Est venue s'ajouter dans une problématique déjà plombée, la question des radicalisés, liée à la lutte contre le terrorisme. Faut-il les regrouper ? Faut-il leur accorder une cellule individuelle alors que le voleur de mobylette n'y a pas droit ?

Des questions d'efficacité qui se croisent avec des questions d'éthique ! En écho, les élèves surveillants répéteront peut-être au Premier ministre ce témoignage d'un syndicaliste publié dans La Dépêche (édition du Lot-et-Garonne du mercredi 5 octobre) : «Dans les salles de classe de l'Enap, tout le monde n'a pas une chaise. Dans les chambres individuelles, les élèves se retrouvent à plusieurs, avec ce que cela peut engendrer de promiscuité dans la vie quotidienne et sur la qualité de la formation». En somme, des élèves à bonne école pour leur futur métier ? La rénovation et l'extension de l'établissement sont aussi des impératifs pointés par les syndicats. Ils espèrent dès aujourd'hui une annonce en ce sens du Premier ministre.

Zoom

«On travaille avec la peur au ventre»

«C'est de plus en plus souvent avec la peur au ventre que l'on prend notre service. En arrivant, je me dis : pourvu que tout se passe bien, que je ressorte entier ce soir». Jean-Pierre Soudier-Miquel, 38 ans, est surveillant principal à la maison d'arrêt de Seysses (Haute-Garonne).

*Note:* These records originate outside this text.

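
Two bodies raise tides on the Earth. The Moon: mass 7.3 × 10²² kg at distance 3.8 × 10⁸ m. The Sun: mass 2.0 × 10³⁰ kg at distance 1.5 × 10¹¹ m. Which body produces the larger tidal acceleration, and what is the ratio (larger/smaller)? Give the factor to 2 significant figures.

The Moon, by a factor of ≈ 2.2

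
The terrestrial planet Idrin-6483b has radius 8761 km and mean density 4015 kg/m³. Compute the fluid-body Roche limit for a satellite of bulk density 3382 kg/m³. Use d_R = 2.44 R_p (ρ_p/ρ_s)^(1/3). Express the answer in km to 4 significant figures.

d_R = 2.44 × 8761 km × (4015/3382)^(1/3)
    = 22640 km

22640 km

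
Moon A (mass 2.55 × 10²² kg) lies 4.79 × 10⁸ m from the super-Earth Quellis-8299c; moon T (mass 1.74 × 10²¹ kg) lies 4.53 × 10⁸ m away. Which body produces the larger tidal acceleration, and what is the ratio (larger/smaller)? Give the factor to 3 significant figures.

Moon A, by a factor of ≈ 12.4

The tide-raising term goes as M/d³ (the gradient of a 1/d² field).
Moon A: (2.55 × 10²²) / (4.79 × 10⁸)³ = 2.320 × 10⁻⁴
Moon T: (1.74 × 10²¹) / (4.53 × 10⁸)³ = 1.872 × 10⁻⁵
Ratio (larger/smaller) = 12.4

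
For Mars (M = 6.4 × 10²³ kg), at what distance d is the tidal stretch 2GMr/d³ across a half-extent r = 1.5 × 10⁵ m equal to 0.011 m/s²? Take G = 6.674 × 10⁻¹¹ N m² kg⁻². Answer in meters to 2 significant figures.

2GMr/d³ = a_tidal  ⇒  d = (2GMr / a_tidal)^(1/3)
d = (2 × 6.674×10⁻¹¹ × (6.4 × 10²³) × (1.5 × 10⁵) / (0.011))^(1/3)
  = 1.1 × 10⁷ m

1.1 × 10⁷ m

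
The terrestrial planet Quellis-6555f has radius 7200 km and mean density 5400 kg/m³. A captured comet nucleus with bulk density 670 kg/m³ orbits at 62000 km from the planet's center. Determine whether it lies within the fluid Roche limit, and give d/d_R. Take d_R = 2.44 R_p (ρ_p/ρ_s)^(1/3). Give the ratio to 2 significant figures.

outside; d/d_R ≈ 1.8

d_R = 2.44 × (7200 km) × (5400/670)^(1/3) = 35220 km
d/d_R = (62000) / (35220) = 1.8
Since d/d_R > 1, the body is outside the Roche limit.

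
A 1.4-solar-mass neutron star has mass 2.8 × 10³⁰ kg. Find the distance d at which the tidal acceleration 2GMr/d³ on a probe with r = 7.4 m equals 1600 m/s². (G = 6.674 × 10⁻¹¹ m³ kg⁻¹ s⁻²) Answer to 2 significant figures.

2GMr/d³ = a_tidal  ⇒  d = (2GMr / a_tidal)^(1/3)
d = (2 × 6.674×10⁻¹¹ × (2.8 × 10³⁰) × (7.4) / (1600))^(1/3)
  = 1.2 × 10⁶ m

1.2 × 10⁶ m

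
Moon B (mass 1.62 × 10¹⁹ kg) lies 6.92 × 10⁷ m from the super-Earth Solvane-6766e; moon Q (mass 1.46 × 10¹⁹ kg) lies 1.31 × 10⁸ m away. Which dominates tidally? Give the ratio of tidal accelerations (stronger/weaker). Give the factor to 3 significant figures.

Compare M/d³ for the two perturbers:
Moon B: (1.62 × 10¹⁹) / (6.92 × 10⁷)³ = 4.889 × 10⁻⁵
Moon Q: (1.46 × 10¹⁹) / (1.31 × 10⁸)³ = 6.494 × 10⁻⁶
Ratio (larger/smaller) = 7.53

Moon B, by a factor of ≈ 7.53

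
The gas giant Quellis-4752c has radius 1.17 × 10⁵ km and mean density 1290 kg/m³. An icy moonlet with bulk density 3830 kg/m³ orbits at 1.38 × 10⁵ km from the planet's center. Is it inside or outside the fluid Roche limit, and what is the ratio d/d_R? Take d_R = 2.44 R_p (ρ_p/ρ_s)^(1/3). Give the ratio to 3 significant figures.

inside; d/d_R ≈ 0.695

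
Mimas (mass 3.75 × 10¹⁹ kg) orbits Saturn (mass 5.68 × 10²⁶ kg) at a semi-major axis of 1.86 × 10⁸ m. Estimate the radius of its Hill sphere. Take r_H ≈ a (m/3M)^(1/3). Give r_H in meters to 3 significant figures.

r_H ≈ a (m/3M)^(1/3)
    = (1.86 × 10⁸) × (3.75 × 10¹⁹ / (3 × 5.68 × 10²⁶))^(1/3)
    = 5.21 × 10⁵ m

5.21 × 10⁵ m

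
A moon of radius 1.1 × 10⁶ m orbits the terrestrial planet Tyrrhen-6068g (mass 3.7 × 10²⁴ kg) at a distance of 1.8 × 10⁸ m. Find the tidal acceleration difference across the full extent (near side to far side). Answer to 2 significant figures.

Δa = 4GMr/d³
   = 4 × (6.674 × 10⁻¹¹) × (3.7 × 10²⁴) × (1.1 × 10⁶) / (1.8 × 10⁸)³
   = 1.9 × 10⁻⁴ m/s²

1.9 × 10⁻⁴ m/s²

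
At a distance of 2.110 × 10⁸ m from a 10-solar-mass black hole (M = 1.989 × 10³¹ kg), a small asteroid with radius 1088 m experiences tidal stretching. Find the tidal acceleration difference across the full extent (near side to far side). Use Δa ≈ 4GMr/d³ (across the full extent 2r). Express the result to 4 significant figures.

The field gradient is 2GM/d³; across the full diameter 2r the difference is 4GMr/d³.
Δa = 4GMr/d³
   = 4 × (6.674 × 10⁻¹¹) × (1.989 × 10³¹) × (1088) / (2.110 × 10⁸)³
   = 6.150 × 10⁻¹ m/s²

6.150 × 10⁻¹ m/s²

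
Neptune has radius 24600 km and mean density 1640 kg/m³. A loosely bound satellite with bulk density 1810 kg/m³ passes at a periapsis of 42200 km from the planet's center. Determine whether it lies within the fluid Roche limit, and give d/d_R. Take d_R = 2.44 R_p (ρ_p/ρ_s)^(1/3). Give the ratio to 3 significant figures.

d_R = 2.44 × (24600 km) × (1640/1810)^(1/3) = 58080 km
d/d_R = (42200) / (58080) = 0.727
Since d/d_R < 1, the body is inside the Roche limit.

inside; d/d_R ≈ 0.727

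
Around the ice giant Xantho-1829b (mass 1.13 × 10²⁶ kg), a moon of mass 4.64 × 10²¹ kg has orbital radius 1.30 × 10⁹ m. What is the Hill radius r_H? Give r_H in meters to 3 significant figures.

3.11 × 10⁷ m

r_H ≈ a (m/3M)^(1/3)
    = (1.30 × 10⁹) × (4.64 × 10²¹ / (3 × 1.13 × 10²⁶))^(1/3)
    = 3.11 × 10⁷ m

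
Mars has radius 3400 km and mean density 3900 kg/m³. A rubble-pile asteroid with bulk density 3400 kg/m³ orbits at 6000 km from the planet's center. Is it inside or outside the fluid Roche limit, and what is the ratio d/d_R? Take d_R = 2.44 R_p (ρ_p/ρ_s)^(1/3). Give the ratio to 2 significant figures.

d_R = 2.44 × (3400 km) × (3900/3400)^(1/3) = 8684 km
d/d_R = (6000) / (8684) = 0.69
Since d/d_R < 1, the body is inside the Roche limit.

inside; d/d_R ≈ 0.69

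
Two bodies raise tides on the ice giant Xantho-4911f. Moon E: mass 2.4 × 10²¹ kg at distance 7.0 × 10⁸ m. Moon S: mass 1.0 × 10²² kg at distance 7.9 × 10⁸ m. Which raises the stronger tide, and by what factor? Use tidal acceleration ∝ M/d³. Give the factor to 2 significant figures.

Moon S, by a factor of ≈ 2.9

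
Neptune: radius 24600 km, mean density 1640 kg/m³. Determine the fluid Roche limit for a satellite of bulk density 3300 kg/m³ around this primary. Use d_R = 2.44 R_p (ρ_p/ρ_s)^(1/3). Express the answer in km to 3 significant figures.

d_R = 2.44 × 24600 km × (1640/3300)^(1/3)
    = 47500 km

47500 km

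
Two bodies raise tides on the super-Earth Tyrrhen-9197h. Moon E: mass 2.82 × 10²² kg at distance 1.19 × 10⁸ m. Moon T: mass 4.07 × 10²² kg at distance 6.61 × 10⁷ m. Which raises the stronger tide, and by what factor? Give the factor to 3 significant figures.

Tidal acceleration ∝ M/d³, so compare M/d³ for each.
Moon E: (2.82 × 10²²) / (1.19 × 10⁸)³ = 1.673 × 10⁻²
Moon T: (4.07 × 10²²) / (6.61 × 10⁷)³ = 1.409 × 10⁻¹
Ratio (larger/smaller) = 8.42

Moon T, by a factor of ≈ 8.42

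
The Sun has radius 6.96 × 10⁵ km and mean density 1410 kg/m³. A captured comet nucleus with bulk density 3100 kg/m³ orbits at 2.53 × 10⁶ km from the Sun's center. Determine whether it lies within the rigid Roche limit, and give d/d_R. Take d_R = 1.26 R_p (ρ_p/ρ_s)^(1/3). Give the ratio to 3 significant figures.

outside; d/d_R ≈ 3.75

d_R = 1.26 × (6.96 × 10⁵ km) × (1410/3100)^(1/3) = 6.744 × 10⁵ km
d/d_R = (2.53 × 10⁶) / (6.744 × 10⁵) = 3.75
Since d/d_R > 1, the body is outside the Roche limit.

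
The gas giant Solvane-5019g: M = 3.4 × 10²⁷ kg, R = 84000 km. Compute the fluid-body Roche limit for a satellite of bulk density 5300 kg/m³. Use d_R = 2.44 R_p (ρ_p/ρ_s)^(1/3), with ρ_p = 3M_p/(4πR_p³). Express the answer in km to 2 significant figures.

ρ_p = 3M_p/(4πR_p³) = 3 × (3.4 × 10²⁷) / (4π × (8.4 × 10⁷ m)³) = 1400 kg/m³
d_R = 2.44 × 84000 km × (1400/5300)^(1/3)
    = 1.3 × 10⁵ km

1.3 × 10⁵ km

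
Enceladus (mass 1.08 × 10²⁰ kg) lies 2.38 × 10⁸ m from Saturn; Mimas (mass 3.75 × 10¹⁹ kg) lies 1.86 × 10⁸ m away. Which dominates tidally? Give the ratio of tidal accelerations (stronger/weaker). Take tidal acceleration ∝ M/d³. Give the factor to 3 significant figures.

Enceladus, by a factor of ≈ 1.37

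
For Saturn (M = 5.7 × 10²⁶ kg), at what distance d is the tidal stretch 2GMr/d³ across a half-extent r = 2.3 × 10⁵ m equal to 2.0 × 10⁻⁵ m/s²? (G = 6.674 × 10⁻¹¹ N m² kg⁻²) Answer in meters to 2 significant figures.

2GMr/d³ = a_tidal  ⇒  d = (2GMr / a_tidal)^(1/3)
d = (2 × 6.674×10⁻¹¹ × (5.7 × 10²⁶) × (2.3 × 10⁵) / (2.0 × 10⁻⁵))^(1/3)
  = 9.6 × 10⁸ m

9.6 × 10⁸ m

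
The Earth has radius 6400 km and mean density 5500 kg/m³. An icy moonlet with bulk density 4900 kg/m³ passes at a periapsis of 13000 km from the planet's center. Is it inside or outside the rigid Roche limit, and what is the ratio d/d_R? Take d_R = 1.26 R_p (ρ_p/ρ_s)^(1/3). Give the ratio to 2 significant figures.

outside; d/d_R ≈ 1.6

d_R = 1.26 × (6400 km) × (5500/4900)^(1/3) = 8381 km
d/d_R = (13000) / (8381) = 1.6
Since d/d_R > 1, the body is outside the Roche limit.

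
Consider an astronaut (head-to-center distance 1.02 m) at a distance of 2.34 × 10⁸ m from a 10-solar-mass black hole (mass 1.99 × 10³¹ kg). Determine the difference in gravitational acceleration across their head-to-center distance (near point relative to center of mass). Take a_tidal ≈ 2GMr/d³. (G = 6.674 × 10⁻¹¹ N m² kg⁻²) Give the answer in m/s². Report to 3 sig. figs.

Δg = 2GMr/d³
   = 2 × (6.674 × 10⁻¹¹) × (1.99 × 10³¹) × (1.02) / (2.34 × 10⁸)³
   = 2.11 × 10⁻⁴ m/s²

2.11 × 10⁻⁴ m/s²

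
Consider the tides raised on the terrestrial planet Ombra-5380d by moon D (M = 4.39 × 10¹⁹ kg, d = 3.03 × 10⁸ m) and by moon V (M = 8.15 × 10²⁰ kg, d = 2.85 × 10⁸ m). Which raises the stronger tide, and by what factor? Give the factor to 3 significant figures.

Moon V, by a factor of ≈ 22.3

Tidal acceleration ∝ M/d³, so compare M/d³ for each.
Moon D: (4.39 × 10¹⁹) / (3.03 × 10⁸)³ = 1.578 × 10⁻⁶
Moon V: (8.15 × 10²⁰) / (2.85 × 10⁸)³ = 3.521 × 10⁻⁵
Ratio (larger/smaller) = 22.3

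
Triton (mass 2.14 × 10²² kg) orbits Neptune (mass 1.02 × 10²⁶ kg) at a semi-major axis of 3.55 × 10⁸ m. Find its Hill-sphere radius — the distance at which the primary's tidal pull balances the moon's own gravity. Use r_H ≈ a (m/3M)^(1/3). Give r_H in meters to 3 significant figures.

r_H ≈ a (m/3M)^(1/3)
    = (3.55 × 10⁸) × (2.14 × 10²² / (3 × 1.02 × 10²⁶))^(1/3)
    = 1.46 × 10⁷ m

1.46 × 10⁷ m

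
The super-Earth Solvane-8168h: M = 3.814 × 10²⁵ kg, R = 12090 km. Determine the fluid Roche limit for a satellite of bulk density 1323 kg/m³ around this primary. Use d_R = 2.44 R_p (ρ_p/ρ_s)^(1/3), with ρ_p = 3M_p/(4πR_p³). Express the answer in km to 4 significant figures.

ρ_p = 3M_p/(4πR_p³) = 3 × (3.814 × 10²⁵) / (4π × (1.209 × 10⁷ m)³) = 5152 kg/m³
d_R = 2.44 × 12090 km × (5152/1323)^(1/3)
    = 46410 km

46410 km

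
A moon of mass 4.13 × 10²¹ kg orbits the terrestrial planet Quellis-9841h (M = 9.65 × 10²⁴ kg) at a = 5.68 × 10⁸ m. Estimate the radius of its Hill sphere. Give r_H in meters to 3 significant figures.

2.97 × 10⁷ m

r_H ≈ a (m/3M)^(1/3)
    = (5.68 × 10⁸) × (4.13 × 10²¹ / (3 × 9.65 × 10²⁴))^(1/3)
    = 2.97 × 10⁷ m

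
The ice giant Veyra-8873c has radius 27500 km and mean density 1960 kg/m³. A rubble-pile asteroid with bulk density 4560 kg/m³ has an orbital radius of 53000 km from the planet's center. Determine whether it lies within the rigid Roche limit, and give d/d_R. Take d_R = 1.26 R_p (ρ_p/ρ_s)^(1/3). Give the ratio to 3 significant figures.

outside; d/d_R ≈ 2.03

d_R = 1.26 × (27500 km) × (1960/4560)^(1/3) = 26150 km
d/d_R = (53000) / (26150) = 2.03
Since d/d_R > 1, the body is outside the Roche limit.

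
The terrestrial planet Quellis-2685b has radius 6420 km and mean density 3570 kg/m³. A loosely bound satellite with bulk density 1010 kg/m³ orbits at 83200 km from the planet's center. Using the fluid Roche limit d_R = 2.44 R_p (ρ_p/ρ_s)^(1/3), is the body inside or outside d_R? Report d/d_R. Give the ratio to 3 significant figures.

outside; d/d_R ≈ 3.49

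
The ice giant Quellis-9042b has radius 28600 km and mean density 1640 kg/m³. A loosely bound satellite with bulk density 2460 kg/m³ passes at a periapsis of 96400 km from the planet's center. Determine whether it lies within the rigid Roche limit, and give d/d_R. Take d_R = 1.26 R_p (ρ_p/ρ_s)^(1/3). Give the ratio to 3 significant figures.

outside; d/d_R ≈ 3.06

d_R = 1.26 × (28600 km) × (1640/2460)^(1/3) = 31480 km
d/d_R = (96400) / (31480) = 3.06
Since d/d_R > 1, the body is outside the Roche limit.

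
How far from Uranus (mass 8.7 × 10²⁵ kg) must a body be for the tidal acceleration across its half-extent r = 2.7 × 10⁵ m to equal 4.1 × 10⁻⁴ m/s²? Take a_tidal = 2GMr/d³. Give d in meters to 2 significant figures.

2GMr/d³ = a_tidal  ⇒  d = (2GMr / a_tidal)^(1/3)
d = (2 × 6.674×10⁻¹¹ × (8.7 × 10²⁵) × (2.7 × 10⁵) / (4.1 × 10⁻⁴))^(1/3)
  = 2.0 × 10⁸ m

2.0 × 10⁸ m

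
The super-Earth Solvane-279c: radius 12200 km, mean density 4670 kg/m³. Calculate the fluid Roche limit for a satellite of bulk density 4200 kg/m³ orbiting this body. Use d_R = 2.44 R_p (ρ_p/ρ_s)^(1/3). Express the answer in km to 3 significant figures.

30800 km

d_R = 2.44 × 12200 km × (4670/4200)^(1/3)
    = 30800 km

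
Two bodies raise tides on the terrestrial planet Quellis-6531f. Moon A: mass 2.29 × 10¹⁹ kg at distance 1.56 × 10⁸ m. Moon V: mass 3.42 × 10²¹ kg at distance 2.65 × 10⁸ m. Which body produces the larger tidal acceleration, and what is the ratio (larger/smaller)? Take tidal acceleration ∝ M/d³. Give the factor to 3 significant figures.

Tidal acceleration ∝ M/d³, so compare M/d³ for each.
Moon A: (2.29 × 10¹⁹) / (1.56 × 10⁸)³ = 6.032 × 10⁻⁶
Moon V: (3.42 × 10²¹) / (2.65 × 10⁸)³ = 1.838 × 10⁻⁴
Ratio (larger/smaller) = 30.5

Moon V, by a factor of ≈ 30.5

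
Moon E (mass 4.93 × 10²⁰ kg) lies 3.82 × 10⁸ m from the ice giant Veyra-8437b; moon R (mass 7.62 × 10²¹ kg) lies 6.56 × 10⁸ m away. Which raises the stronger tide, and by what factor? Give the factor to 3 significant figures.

Moon R, by a factor of ≈ 3.05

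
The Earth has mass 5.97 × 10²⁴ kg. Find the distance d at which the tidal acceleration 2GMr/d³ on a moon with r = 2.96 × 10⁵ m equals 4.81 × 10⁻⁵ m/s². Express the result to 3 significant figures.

2GMr/d³ = a_tidal  ⇒  d = (2GMr / a_tidal)^(1/3)
d = (2 × 6.674×10⁻¹¹ × (5.97 × 10²⁴) × (2.96 × 10⁵) / (4.81 × 10⁻⁵))^(1/3)
  = 1.70 × 10⁸ m

1.70 × 10⁸ m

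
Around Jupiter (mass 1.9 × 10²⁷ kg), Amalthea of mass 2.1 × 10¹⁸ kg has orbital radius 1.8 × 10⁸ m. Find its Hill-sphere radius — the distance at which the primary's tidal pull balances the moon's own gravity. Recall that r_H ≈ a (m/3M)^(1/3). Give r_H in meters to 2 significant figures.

r_H ≈ a (m/3M)^(1/3)
    = (1.8 × 10⁸) × (2.1 × 10¹⁸ / (3 × 1.9 × 10²⁷))^(1/3)
    = 1.3 × 10⁵ m

1.3 × 10⁵ m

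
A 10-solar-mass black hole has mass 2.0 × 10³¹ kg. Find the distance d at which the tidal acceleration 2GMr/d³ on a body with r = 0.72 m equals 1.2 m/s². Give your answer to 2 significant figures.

1.2 × 10⁷ m

2GMr/d³ = a_tidal  ⇒  d = (2GMr / a_tidal)^(1/3)
d = (2 × 6.674×10⁻¹¹ × (2.0 × 10³¹) × (0.72) / (1.2))^(1/3)
  = 1.2 × 10⁷ m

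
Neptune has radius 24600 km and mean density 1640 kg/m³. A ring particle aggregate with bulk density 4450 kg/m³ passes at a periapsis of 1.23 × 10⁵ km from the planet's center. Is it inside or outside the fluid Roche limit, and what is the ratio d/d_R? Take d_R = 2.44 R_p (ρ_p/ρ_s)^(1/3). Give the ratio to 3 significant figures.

d_R = 2.44 × (24600 km) × (1640/4450)^(1/3) = 43030 km
d/d_R = (1.23 × 10⁵) / (43030) = 2.86
Since d/d_R > 1, the body is outside the Roche limit.

outside; d/d_R ≈ 2.86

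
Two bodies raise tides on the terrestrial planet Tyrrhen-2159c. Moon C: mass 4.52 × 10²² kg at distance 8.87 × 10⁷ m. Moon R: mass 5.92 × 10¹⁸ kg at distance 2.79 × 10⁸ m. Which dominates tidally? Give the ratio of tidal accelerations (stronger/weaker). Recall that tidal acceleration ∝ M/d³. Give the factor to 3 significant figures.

Tidal acceleration ∝ M/d³, so compare M/d³ for each.
Moon C: (4.52 × 10²²) / (8.87 × 10⁷)³ = 6.477 × 10⁻²
Moon R: (5.92 × 10¹⁸) / (2.79 × 10⁸)³ = 2.726 × 10⁻⁷
Ratio (larger/smaller) = 2.38 × 10⁵

Moon C, by a factor of ≈ 2.38 × 10⁵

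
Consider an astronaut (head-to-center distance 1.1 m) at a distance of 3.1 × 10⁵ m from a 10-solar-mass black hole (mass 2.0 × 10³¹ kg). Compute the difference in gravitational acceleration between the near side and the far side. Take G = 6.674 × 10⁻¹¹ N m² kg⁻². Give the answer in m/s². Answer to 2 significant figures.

The field gradient is 2GM/d³; across the full diameter 2r the difference is 4GMr/d³.
a_tidal = 4GMr/d³
        = 4 × (6.674 × 10⁻¹¹) × (2.0 × 10³¹) × (1.1) / (3.1 × 10⁵)³
        = 2.0 × 10⁵ m/s²

2.0 × 10⁵ m/s²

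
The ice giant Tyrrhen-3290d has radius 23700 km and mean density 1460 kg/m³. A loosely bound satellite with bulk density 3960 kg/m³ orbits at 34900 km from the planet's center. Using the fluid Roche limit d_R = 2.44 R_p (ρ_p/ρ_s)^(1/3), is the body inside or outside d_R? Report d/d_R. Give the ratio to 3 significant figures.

inside; d/d_R ≈ 0.842

d_R = 2.44 × (23700 km) × (1460/3960)^(1/3) = 41470 km
d/d_R = (34900) / (41470) = 0.842
Since d/d_R < 1, the body is inside the Roche limit.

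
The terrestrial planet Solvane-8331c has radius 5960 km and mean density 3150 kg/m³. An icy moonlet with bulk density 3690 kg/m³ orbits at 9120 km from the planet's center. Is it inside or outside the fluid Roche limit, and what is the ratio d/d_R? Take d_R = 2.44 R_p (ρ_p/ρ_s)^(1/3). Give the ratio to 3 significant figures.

inside; d/d_R ≈ 0.661

d_R = 2.44 × (5960 km) × (3150/3690)^(1/3) = 13800 km
d/d_R = (9120) / (13800) = 0.661
Since d/d_R < 1, the body is inside the Roche limit.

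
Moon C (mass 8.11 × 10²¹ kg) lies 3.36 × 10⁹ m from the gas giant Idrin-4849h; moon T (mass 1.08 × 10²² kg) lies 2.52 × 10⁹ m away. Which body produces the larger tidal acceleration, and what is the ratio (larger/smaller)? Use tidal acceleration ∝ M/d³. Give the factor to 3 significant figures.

Compare M/d³ for the two perturbers:
Moon C: (8.11 × 10²¹) / (3.36 × 10⁹)³ = 2.138 × 10⁻⁷
Moon T: (1.08 × 10²²) / (2.52 × 10⁹)³ = 6.749 × 10⁻⁷
Ratio (larger/smaller) = 3.16

Moon T, by a factor of ≈ 3.16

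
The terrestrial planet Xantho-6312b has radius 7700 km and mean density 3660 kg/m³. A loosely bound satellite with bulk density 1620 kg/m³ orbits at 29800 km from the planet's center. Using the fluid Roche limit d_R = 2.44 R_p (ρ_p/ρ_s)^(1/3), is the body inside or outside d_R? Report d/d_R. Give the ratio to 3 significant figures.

d_R = 2.44 × (7700 km) × (3660/1620)^(1/3) = 24650 km
d/d_R = (29800) / (24650) = 1.21
Since d/d_R > 1, the body is outside the Roche limit.

outside; d/d_R ≈ 1.21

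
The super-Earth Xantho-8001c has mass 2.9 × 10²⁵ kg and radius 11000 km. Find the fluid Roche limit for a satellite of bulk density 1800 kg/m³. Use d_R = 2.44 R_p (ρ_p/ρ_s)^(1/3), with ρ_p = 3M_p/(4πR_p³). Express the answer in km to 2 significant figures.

38000 km

ρ_p = 3M_p/(4πR_p³) = 3 × (2.9 × 10²⁵) / (4π × (1.1 × 10⁷ m)³) = 5200 kg/m³
d_R = 2.44 × 11000 km × (5200/1800)^(1/3)
    = 38000 km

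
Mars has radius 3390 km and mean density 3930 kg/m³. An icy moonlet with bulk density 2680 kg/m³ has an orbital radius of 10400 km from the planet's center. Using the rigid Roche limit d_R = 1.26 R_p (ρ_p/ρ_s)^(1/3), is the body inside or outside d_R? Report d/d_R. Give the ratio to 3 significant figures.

d_R = 1.26 × (3390 km) × (3930/2680)^(1/3) = 4853 km
d/d_R = (10400) / (4853) = 2.14
Since d/d_R > 1, the body is outside the Roche limit.

outside; d/d_R ≈ 2.14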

C'est en 2003 qu'il est entré dans la pénitentiaire. «En 13 ans, malheureusement, j'ai vu la situation terriblement se dégrader. Nous ne sommes pas assez nombreux pour remplir à bien notre mission et assurer notre sécurité et celle des détenus. Pas mal de collègue sombre d'ailleurs dans la dépression» déplore-t-il.

Le quotidien de Jean-Pierre Soudier-Miquel devrait être réglé comme du papier à musique mais, «les incidents et agressions se multiplient de plus en plus».

Chaque matin, à 6 h 45, il inspecte seul les cellules d'une centaine de prisonniers «pour voir s'ils sont toujours en vie, s'il n'y en a pas qui sont en détresse physique ou psychologique, notamment les malades mentaux qui, pourtant, devraient être dans des centres spécialisés».

Mais, à chaque fois, ce travail est un coup de poker : «Je ne sais jamais si je vais, ou non, être pris à partie par un détenu. Dans pas mal de cellules, du fait de la surpopulation, il y aune tension énorme et c'est aussi sur nous qu'elle rejaillit».

Plusieurs fois, il lui est arrivé d'être insulté, menacé et bousculé : «Dans ces cas-là, il faut prévenir au plus vite ses collègues avec notre alarme portative, sinon ça peut très mal tourner d'autant que l'on est pratiquement toujours seul dans la coursive avec plusieurs détenus».

Les repas qui, pendant longtemps, ont été un moment d'apaisement sont aujourd'hui source de très nombreux conflits : «Par restriction budgétaire, les barquettes individuelles ont entraîné le retour de la «gamelle» collective. Du coup, on nous reproche de servir de la m.…. Il arrive même que certains nous envoient l'assiette à la figure. Et puis, ça nous prend encore plus de temps,…du temps que l'on ne pourra pas consacrer à d'autres tâches davantage liées à l'écoute, au règlement de problèmes rencontrés par les prisonniers».

à l'instar de la plupart de ses collègues, Jean-Pierre Soudier-Miquel considère que l'article 57 de la loi pénitentiaire de 2009, qui proscrit la fouille complète du détenu, «permet de faire rentrer de la drogue et des téléphones portables en quantité».

Depuis le début de l'année, ce ne sont pas moins de 6 kg de résine de cannabis et 500 mobiles ont été saisis à Seysses. Des cartouches de fusil ont même été découvertes dans une cellule.

«Ce n'est qu'une infime partie de ce qui rentre par les parloirs et par l'envoi de colis dans l'établissement par des lanceurs extérieurs qui sont de plus en plus nombreux».

Ici aussi une Unité spécifique à destination des «radicalisés» est en projet mais… «mais on ne sait pas comment elle fonctionnera», s'interroge Jean-Pierre Soudier-Miquel qui constate que «ces extrémistes sont de plus en plus nombreux dans l'établissement».

Ce surveillant clame qu'il «est plus que temps de mettre en place une autre politique carcérale si l'on ne veut pas que les prisons explosent».